[Python-Dev] more unicode: \U support?

Tim Peters tim_one@email.msn.com
Thu, 27 Jul 2000 16:57:58 -0400


[/F]
> would it be a good idea to add \UXXXXXXXX
> (8 hex digits) to 2.0?
>
> (only characters in the 0000-ffff range would
>  be accepted in the current version, of course).

[Tim agreed two msgs later; Guido agreed in private]

[MAL]
> I don't really get the point of adding \uXXXXXXXX

No:  Fredrik's suggestion is with an uppercase U.  He is not proposing to
extend the (lowercase) \u1234 notation.

> when the internal format used is UTF-16 with support for surrogates.
>
> What should \u12341234 map to in a future implementation ?
> Two Python (UTF-16) Unicode characters ?
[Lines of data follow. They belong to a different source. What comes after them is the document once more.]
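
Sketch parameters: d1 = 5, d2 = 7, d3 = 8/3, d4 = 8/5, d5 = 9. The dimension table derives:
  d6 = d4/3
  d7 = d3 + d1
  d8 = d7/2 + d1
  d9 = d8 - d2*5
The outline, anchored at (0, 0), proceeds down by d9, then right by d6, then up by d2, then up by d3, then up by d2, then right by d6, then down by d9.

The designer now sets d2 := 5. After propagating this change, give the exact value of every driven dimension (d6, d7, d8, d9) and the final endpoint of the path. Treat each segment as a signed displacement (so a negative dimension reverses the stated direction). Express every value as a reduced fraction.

d6 = 8/15
d7 = 23/3
d8 = 53/6
d9 = -97/6
endpoint = (16/15, 45)

Apply edit: d2 := 5
  d6 = d4/3 = 8/15
  d7 = d3 + d1 = 23/3
  d8 = d7/2 + d1 = 53/6
  d9 = d8 - d2*5 = -97/6
Walk from origin (0, 0):
  seg 1: down by d9 = -97/6 → (0, 97/6)
  seg 2: right by d6 = 8/15 → (8/15, 97/6)
  seg 3: up by d2 = 5 → (8/15, 127/6)
  seg 4: up by d3 = 8/3 → (8/15, 143/6)
  seg 5: up by d2 = 5 → (8/15, 173/6)
  seg 6: right by d6 = 8/15 → (16/15, 173/6)
  seg 7: down by d9 = -97/6 → (16/15, 45)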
\U12345678 is C99's ISO 10646 notation; as such, it can't always be mapped
to UTF-16.

> See
>
> http://java.sun.com/docs/books/jls/second_edition/html/lexical.doc
.html#100850
>
> for how Java defines \uXXXX...

Which I pushed for from the start, and nobody is seeking to change.

> We're following an industry standard here ;-)

\U12345678 is also an industry standard, but in a more recent language (than
Java) that had more time to consider the eventual implications of Unicode's
limitations.  We reserve the notation now so that it's possible to outgrow
Unicode later.